LA Style Salsa (On1) was named after the place where was developed – in Los Angeles by Mexican Vazquez brothers. (Francisco, Johnny, Luis).
As describe above, in Salsa you take steps on 123 and 567 and pause on 4 & 8. (On1) means that man steps forward (breaks forward) on count 1 and consequently will break on 5.
While in another school developed by Eddie Torres — New York Style Salsa (On2) — the timing of the steps is the same as in On1 but the breaks (change of direction) happen on the 2nd and 6th beat.
Salsa dance is characterized by Cuban hip movement which as earlier described is achieved by bending and straightening the knees. The upper body should stay leveled (no bouncing). Dance is performed in open and closed position and involves lots of great fun patterns including turns, hammerlocks, and copas. There are no strict rules and you can add your own flavor to the dance.
Main characteristic of Cuban Style salsa is that leader and follower circle around each other using the same 8 beat count.
Another popular form of Cuban Salsa is Rueda de Casino (Casino Wheel) which was found in Havana in 1950. Dance is performed in a circle by paired dancers who are frequently, simultaneously swapping between each other when the leader of the group calls the moves.
Columbian Style Salsa which comes from Colombian City of Cali has one major difference from salsa described above — fast footwork. During dancing emphasis is placed on fancy fast footwork while upper body stays still. It involves lots of acrobatic tricks.
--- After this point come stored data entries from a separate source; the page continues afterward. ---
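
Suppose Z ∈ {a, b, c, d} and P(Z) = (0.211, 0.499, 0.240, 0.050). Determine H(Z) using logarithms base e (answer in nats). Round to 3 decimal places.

H(Z) = −Σ p·ln p.
  −(0.211)·ln(0.211) = 0.3283
  −(0.499)·ln(0.499) = 0.3469
  −(0.240)·ln(0.240) = 0.3425
  −(0.050)·ln(0.050) = 0.1498
Sum: 0.3283 + 0.3469 + 0.3425 + 0.1498 = 1.167 nats.

1.167 nats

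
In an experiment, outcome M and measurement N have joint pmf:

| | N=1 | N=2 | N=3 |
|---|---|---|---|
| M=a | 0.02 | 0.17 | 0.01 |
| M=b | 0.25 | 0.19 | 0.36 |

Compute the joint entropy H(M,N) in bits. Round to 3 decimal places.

H(M,N) = −Σ p(x,y)·log₂ p(x,y) over all 6 cells.
  cell (a,1): −0.02·log₂0.02 = 0.1129
  cell (a,2): −0.17·log₂0.17 = 0.4346
  cell (a,3): −0.01·log₂0.01 = 0.0664
  cell (b,1): −0.25·log₂0.25 = 0.5000
  cell (b,2): −0.19·log₂0.19 = 0.4552
  cell (b,3): −0.36·log₂0.36 = 0.5306
Sum = 2.100 bits.

2.100 bits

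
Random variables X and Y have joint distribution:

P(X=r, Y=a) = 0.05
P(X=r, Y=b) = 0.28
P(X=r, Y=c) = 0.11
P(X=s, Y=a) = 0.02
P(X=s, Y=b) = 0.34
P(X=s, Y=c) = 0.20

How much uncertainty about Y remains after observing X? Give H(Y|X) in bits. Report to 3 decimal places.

1.197 bits

Marginals: p(X) = (0.4400, 0.5600), p(Y) = (0.0700, 0.6200, 0.3100).
H(Y|X) = Σ p(X) · H(Y|X=·).
  X=r: p=0.4400, H(Y|X=r) = 1.2715
  X=s: p=0.5600, H(Y|X=s) = 1.1393
Weighted sum = 1.197 bits.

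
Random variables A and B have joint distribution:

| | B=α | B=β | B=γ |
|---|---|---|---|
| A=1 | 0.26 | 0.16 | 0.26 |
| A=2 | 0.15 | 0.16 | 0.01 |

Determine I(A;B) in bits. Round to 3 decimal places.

0.134 bits

Marginals: p(A) = (0.6800, 0.3200), p(B) = (0.4100, 0.3200, 0.2700).
I(A;B) = Σ p(x,y)·log₂[p(x,y)/(p(x)p(y))].
  (1,α): 0.26·log₂(0.9326) = -0.0262
  (1,β): 0.16·log₂(0.7353) = -0.0710
  (1,γ): 0.26·log₂(1.4161) = 0.1305
  (2,α): 0.15·log₂(1.1433) = 0.0290
  (2,β): 0.16·log₂(1.5625) = 0.1030
  (2,γ): 0.01·log₂(0.1157) = -0.0311
Sum = 0.134 bits.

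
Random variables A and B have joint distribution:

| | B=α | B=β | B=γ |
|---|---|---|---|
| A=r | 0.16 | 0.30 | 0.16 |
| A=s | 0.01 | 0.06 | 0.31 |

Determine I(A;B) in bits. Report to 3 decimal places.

Marginals: p(A) = (0.6200, 0.3800), p(B) = (0.1700, 0.3600, 0.4700).
I(A;B) = Σ p(x,y)·log₂[p(x,y)/(p(x)p(y))].
  (r,α): 0.16·log₂(1.5180) = 0.0964
  (r,β): 0.30·log₂(1.3441) = 0.1280
  (r,γ): 0.16·log₂(0.5491) = -0.1384
  (s,α): 0.01·log₂(0.1548) = -0.0269
  (s,β): 0.06·log₂(0.4386) = -0.0713
  (s,γ): 0.31·log₂(1.7357) = 0.2466
Sum = 0.234 bits.

0.234 bits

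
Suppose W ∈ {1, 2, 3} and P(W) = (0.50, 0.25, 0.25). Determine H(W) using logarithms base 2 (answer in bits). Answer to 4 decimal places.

1.5000 bits

H(W) = −Σ p·log₂ p.
  −(0.50)·log₂(0.50) = 0.50000
  −(0.25)·log₂(0.25) = 0.50000
  −(0.25)·log₂(0.25) = 0.50000
Sum: 0.50000 + 0.50000 + 0.50000 = 1.5000 bits.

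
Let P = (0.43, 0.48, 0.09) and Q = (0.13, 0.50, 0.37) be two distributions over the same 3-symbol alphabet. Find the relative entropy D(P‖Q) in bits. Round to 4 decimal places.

0.5303 bits

D(P‖Q) = Σ p·log₂(p/q).
  0.43·log₂(0.43/0.13) = 0.74210
  0.48·log₂(0.48/0.50) = -0.02827
  0.09·log₂(0.09/0.37) = -0.18356
D(P‖Q) = 0.5303 bits.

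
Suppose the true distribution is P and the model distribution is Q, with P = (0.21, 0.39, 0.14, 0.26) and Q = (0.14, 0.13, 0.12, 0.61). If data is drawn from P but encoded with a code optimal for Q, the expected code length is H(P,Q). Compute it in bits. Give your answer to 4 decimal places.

2.3573 bits

H(P,Q) = −Σ p·log₂ q.
  −0.21·log₂(0.14) = 0.59567
  −0.39·log₂(0.13) = 1.14793
  −0.14·log₂(0.12) = 0.42825
  −0.26·log₂(0.61) = 0.18541
H(P,Q) = 2.3573 bits.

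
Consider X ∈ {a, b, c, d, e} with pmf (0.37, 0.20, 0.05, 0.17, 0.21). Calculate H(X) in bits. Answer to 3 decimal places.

H(X) = −Σ p·log₂ p.
  −(0.37)·log₂(0.37) = 0.5307
  −(0.20)·log₂(0.20) = 0.4644
  −(0.05)·log₂(0.05) = 0.2161
  −(0.17)·log₂(0.17) = 0.4346
  −(0.21)·log₂(0.21) = 0.4728
Sum: 0.5307 + 0.4644 + 0.2161 + 0.4346 + 0.4728 = 2.119 bits.

2.119 bits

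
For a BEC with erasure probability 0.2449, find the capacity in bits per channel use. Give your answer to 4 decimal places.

Binary erasure channel: capacity C = 1 − ε.
C = 1 − 0.2449 = 0.7551 bits per channel use.

0.7551 bits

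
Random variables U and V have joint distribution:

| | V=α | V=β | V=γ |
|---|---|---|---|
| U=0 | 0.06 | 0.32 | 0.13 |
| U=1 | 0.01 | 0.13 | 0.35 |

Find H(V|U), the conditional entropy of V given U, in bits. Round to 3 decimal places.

Chain rule: H(V|U) = H(U,V) − H(U).
Marginals: p(U) = (0.5100, 0.4900), p(V) = (0.0700, 0.4500, 0.4800).
H(U,V) = 2.1314 bits; H(U) = 0.9997 bits.
H(V|U) = 2.1314 − 0.9997 = 1.132 bits.

1.132 bits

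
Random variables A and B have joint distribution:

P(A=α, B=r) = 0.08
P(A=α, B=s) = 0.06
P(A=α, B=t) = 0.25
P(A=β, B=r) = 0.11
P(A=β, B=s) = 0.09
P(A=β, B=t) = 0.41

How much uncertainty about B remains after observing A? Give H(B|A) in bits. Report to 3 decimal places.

Marginals: p(A) = (0.3900, 0.6100), p(B) = (0.1900, 0.1500, 0.6600).
H(B|A) = Σ p(A) · H(B|A=·).
  A=α: p=0.3900, H(B|A=α) = 1.2955
  A=β: p=0.6100, H(B|A=β) = 1.2382
Weighted sum = 1.261 bits.

1.261 bits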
Salsa became very popular style danced all over the world. Salsa Congresses are organized almost every week in some city somewhere in the world.
Salsa is very energetic, fun dance. Dancing salsa has great side effect — great workout, meeting new people, having blast to great salsa music!
So… Come & learn Salsa with us!
Cha- Cha- Cha
It is slower dance then salsa with the 4/4. The fourth beat is split in two which results in count – 2, 3- 4 & 1 or 2, 3 cha- cha-cha. Dance starts by stepping on the 2 beat.
Cumbia originated in Columbia is one of the most common dance forms in Latin America.
The basic rhythm structure is 4/4. Even though Salsa is taking world by storm there are lots of Latin Clubs where Cumbia is still one of the most danced forms by Latin American people.